0 from 30 votes
Roasted Chickpeas with Sweet Peppers and Feta
I love these roasted chickpeas with tomatoes and sweet peppers. They are savory, sweet and so delicious - super satisfying when served with pita, in salads or on top of grain bowls. Easy, versatile and perfect for leftovers!
Prep Time
15 mins
Cook Time
15 mins
Total Time
1 hr
Servings: 4
Course:
Main Course
Cuisine:
American
Ingredients
- 2 (14 ounce) cans chickpeas, drained rinsed patted dry
- 2 cups whole cherry tomatoes
- 1 ½ cups sliced sweet peppers
- 1 shallot, thinly sliced
- 2 to 3 tablespoons olive oil
- kosher salt and pepper
- 1 teaspoon garlic powder
- ½ cup crumbled Feta cheese
- ⅓ cup chopped fresh parsley
- Pita bread, for serving
Instructions
- Preheat the oven to 425 degrees F.
- Place the chickpeas, tomatoes, peppers and shallots on a baking sheet.
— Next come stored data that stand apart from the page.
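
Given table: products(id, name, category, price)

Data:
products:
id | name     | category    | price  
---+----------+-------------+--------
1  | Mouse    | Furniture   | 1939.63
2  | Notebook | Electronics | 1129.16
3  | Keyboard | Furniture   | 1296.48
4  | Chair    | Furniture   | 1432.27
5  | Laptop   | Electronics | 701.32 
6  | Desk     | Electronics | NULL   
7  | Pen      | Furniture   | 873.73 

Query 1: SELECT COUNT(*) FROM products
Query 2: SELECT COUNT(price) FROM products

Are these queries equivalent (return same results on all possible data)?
No, not equivalent

Query 1 returns: [(7,)]
Query 2 returns: [(6,)]

Reason: COUNT(*) includes NULLs, COUNT(column) excludes them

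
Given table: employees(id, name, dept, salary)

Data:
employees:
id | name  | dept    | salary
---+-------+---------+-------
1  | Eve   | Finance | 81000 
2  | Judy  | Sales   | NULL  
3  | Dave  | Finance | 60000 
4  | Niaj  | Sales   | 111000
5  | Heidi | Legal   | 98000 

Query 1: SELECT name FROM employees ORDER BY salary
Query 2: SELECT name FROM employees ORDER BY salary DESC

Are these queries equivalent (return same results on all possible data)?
No, not equivalent

Query 1 returns: [('Judy',), ('Dave',), ('Eve',), ('Heidi',), ('Niaj',)]
Query 2 returns: [('Niaj',), ('Heidi',), ('Eve',), ('Dave',), ('Judy',)]

Reason: ASC vs DESC gives opposite ordering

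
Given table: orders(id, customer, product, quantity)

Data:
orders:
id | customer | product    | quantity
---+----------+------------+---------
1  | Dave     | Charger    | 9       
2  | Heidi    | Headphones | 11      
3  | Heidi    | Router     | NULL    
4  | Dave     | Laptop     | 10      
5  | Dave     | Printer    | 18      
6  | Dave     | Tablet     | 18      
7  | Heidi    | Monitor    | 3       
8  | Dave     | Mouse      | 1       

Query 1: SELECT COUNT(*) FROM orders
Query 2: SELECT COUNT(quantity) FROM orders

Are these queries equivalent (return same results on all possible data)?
No, not equivalent

Query 1 returns: [(8,)]
Query 2 returns: [(7,)]

Reason: COUNT(*) includes NULLs, COUNT(column) excludes them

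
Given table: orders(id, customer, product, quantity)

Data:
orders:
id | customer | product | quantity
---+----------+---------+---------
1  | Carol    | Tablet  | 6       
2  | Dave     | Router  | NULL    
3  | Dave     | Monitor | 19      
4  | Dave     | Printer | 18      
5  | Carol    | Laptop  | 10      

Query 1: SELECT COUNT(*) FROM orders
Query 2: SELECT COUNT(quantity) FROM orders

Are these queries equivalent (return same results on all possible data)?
No, not equivalent

Query 1 returns: [(5,)]
Query 2 returns: [(4,)]

Reason: COUNT(*) includes NULLs, COUNT(column) excludes them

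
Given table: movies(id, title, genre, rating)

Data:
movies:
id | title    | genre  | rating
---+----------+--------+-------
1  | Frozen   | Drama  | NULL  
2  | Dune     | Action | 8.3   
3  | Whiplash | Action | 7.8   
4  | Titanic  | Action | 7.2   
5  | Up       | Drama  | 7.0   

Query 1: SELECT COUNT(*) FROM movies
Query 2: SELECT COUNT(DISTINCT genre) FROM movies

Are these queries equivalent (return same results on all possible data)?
No, not equivalent

Query 1 returns: [(5,)]
Query 2 returns: [(2,)]

Reason: COUNT(*) counts rows, COUNT(DISTINCT genre) counts unique genres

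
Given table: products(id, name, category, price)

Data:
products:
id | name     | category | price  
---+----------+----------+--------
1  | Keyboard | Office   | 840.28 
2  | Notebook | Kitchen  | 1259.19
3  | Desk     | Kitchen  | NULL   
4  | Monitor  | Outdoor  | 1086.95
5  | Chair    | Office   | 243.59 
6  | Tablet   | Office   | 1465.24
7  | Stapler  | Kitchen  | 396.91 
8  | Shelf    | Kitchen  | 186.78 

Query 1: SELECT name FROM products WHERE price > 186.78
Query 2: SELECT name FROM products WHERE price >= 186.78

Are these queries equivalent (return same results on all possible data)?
No, not equivalent

Query 1 returns: [('Keyboard',), ('Notebook',), ('Monitor',), ('Chair',), ('Tablet',), ('Stapler',)]
Query 2 returns: [('Keyboard',), ('Notebook',), ('Monitor',), ('Chair',), ('Tablet',), ('Stapler',), ('Shelf',)]

Reason: > vs >= gives different results when price = 186.78 exists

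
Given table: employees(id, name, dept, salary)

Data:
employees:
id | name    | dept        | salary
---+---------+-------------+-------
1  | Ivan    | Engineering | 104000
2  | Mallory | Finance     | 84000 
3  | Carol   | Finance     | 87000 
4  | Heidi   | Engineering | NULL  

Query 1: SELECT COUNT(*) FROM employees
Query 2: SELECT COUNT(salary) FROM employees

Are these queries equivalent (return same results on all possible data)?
No, not equivalent

Query 1 returns: [(4,)]
Query 2 returns: [(3,)]

Reason: COUNT(*) includes NULLs, COUNT(column) excludes them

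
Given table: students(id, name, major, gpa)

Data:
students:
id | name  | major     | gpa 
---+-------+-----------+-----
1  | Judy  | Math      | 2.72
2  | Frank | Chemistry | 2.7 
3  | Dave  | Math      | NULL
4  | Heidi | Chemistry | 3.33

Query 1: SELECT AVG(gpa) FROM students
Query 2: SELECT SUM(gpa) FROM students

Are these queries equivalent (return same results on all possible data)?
No, not equivalent

Query 1 returns: [(2.9166666666666665,)]
Query 2 returns: [(8.75,)]

Reason: AVG vs SUM give different aggregate values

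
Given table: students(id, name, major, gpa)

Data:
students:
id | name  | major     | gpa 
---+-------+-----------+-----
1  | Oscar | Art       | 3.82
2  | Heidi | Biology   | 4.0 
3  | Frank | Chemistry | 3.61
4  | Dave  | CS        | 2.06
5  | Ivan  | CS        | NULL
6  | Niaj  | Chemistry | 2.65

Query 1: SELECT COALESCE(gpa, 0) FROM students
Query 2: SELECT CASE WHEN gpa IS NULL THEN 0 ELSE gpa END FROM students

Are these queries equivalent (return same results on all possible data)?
Yes, equivalent

Both queries return: [(0,), (2.06,), (2.65,), (3.61,), (3.82,), (4.0,)]

Reason: COALESCE vs CASE for NULL handling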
Drizzle all over with olive oil and sprinkle with a big pinch of salt and pepper. Sprinkle with garlic powder. Toss well to make sure everything is coated.
- Roast for 30 to 35 minutes. Remove the pan and top with crumbled feta. Return the pan to the oven and roast for another 8 to 10 minutes.
- Top with chopped fresh parsley before serving. Serve with pita bread, on salad, grain bowls, with crackers or as a simple side dish!